An analytic theory of creativity in convolutional diffusion models

Mason Kamb, Surya Ganguli

International Conference on Machine Learning 2025 · Oral

This talk, presented by Mason Kamb and Surya Ganguli at ICML 2025, introduces a groundbreaking analytic theory aimed at explaining the origins of combinatorial creativity and spatial consistency failures in convolutional diffusion models. The central premise is that these seemingly disparate phenomena—the ability of models like DALL-E 2 to blend concepts like "Napoleon cat" and "nebula dog," alongside common artifacts such as extra limbs or distorted features—stem from a single underlying mechanism.
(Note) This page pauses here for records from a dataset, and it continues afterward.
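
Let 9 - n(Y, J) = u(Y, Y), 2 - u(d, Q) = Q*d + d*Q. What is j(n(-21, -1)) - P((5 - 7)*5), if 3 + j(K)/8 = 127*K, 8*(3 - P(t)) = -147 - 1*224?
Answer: 7225205/8 ≈ 9.0315e+5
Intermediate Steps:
u(d, Q) = 2 - 2*Q*d (u(d, Q) = 2 - (Q*d + d*Q) = 2 - (Q*d + Q*d) = 2 - 2*Q*d)
n(Y, J) = 7 + 2*Y² (n(Y, J) = 9 - (2 - 2*Y*Y) = 9 - (2 - 2*Y²) = 9 + (-2 + 2*Y²) = 7 + 2*Y²)
P(t) = 395/8 (P(t) = 3 - (-147 - 1*224)/8 = 3 - (-147 - 224)/8 = 3 - ⅛*(-371) = 3 + 371/8 = 395/8)
j(K) = -24 + 1016*K (j(K) = -24 + 8*(127*K) = -24 + 1016*K)
j(n(-21, -1)) - P((5 - 7)*5) = (-24 + 1016*(7 + 2*(-21)²)) - 1*395/8 = (-24 + 1016*(7 + 2*441)) - 395/8 = (-24 + 1016*(7 + 882)) - 395/8 = (-24 + 1016*889) - 395/8 = (-24 + 903224) - 395/8 = 903200 - 395/8 = 7225205/8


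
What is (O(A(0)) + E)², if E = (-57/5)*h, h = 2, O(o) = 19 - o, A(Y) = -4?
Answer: 1/25 ≈ 0.040000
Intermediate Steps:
E = -114/5 (E = -57/5*2 = -114/5 ≈ -22.800)
(O(A(0)) + E)² = ((19 - 1*(-4)) - 114/5)² = ((19 + 4) - 114/5)² = (23 - 114/5)² = (⅕)² = 1/25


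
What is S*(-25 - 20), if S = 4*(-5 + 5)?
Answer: 0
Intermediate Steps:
S = 0 (S = 4*0 = 0)
S*(-25 - 20) = 0*(-25 - 20) = 0*(-45) = 0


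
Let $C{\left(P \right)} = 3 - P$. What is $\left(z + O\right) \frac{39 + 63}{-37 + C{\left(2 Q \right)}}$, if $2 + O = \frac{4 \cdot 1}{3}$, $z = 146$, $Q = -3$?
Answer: $- \frac{3706}{7} \approx -529.43$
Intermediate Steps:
$O = - \frac{2}{3}$ ($O = -2 + \frac{4 \cdot 1}{3} = -2 + 4 \cdot \frac{1}{3} = -2 + \frac{4}{3} = - \frac{2}{3} \approx -0.66667$)
$\left(z + O\right) \frac{39 + 63}{-37 + C{\left(2 Q \right)}} = \left(146 - \frac{2}{3}\right) \frac{39 + 63}{-37 - \left(-3 + 2 \left(-3\right)\right)} = \frac{436 \frac{102}{-37 + \left(3 - -6\right)}}{3} = \frac{436 \frac{102}{-37 + \left(3 + 6\right)}}{3} = \frac{436 \frac{102}{-37 + 9}}{3} = \frac{436 \frac{102}{-28}}{3} = \frac{436 \cdot 102 \left(- \frac{1}{28}\right)}{3} = \frac{436}{3} \left(- \frac{51}{14}\right) = - \frac{3706}{7}$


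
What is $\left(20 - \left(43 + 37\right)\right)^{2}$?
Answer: $3600$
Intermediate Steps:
$\left(20 - \left(43 + 37\right)\right)^{2} = \left(20 - 80\right)^{2} = \left(-60\right)^{2} = 3600$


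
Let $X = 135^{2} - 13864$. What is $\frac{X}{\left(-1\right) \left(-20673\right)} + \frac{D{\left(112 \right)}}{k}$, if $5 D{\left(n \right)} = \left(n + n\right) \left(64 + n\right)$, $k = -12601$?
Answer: $- \frac{540247547}{1302502365} \approx -0.41478$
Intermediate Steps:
$D{\left(n \right)} = \frac{2 n \left(64 + n\right)}{5}$ ($D{\left(n \right)} = \frac{\left(n + n\right) \left(64 + n\right)}{5} = \frac{2 n \left(64 + n\right)}{5}$)
$X = 4361$ ($X = 18225 - 13864 = 4361$)
$\frac{X}{\left(-1\right) \left(-20673\right)} + \frac{D{\left(112 \right)}}{k} = \frac{4361}{\left(-1\right) \left(-20673\right)} + \frac{\frac{2}{5} \cdot 112 \left(64 + 112\right)}{-12601} = \frac{4361}{20673} + \frac{2}{5} \cdot 112 \cdot 176 \left(- \frac{1}{12601}\right) = 4361 \cdot \frac{1}{20673} + \frac{39424}{5} \left(- \frac{1}{12601}\right) = \frac{4361}{20673} - \frac{39424}{63005} = - \frac{540247547}{1302502365}$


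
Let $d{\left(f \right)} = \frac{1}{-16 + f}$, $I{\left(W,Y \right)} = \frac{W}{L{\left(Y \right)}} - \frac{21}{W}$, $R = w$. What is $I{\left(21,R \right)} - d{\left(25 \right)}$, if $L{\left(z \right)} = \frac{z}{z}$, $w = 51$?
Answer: $\frac{179}{9} \approx 19.889$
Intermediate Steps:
$L{\left(z \right)} = 1$
$R = 51$
$I{\left(W,Y \right)} = W - \frac{21}{W}$ ($I{\left(W,Y \right)} = \frac{W}{1} - \frac{21}{W} = W 1 - \frac{21}{W} = W - \frac{21}{W}$)
$I{\left(21,R \right)} - d{\left(25 \right)} = \left(21 - \frac{21}{21}\right) - \frac{1}{-16 + 25} = \left(21 - 1\right) - \frac{1}{9} = 20 - \frac{1}{9} = \frac{179}{9}$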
This mechanism is rooted in the fundamental architectural constraints of convolutional neural networks (CNNs), specifically **translational equivariance** and **locality**.

AI review

Kamb and Ganguli present a genuine analytic theory — not a narrative dressed in theorem notation — for why convolutional diffusion models exhibit combinatorial creativity and spatial consistency failures. The central result is clean: under translational equivariance and locality, the Bayes optimal denoiser factors into independent local posteriors, each performing its own uncoordinated belief update over training patches. This is a mechanistically honest explanation for phenomena the community has been documenting empirically without understanding. The 90%+ quantitative agreement between…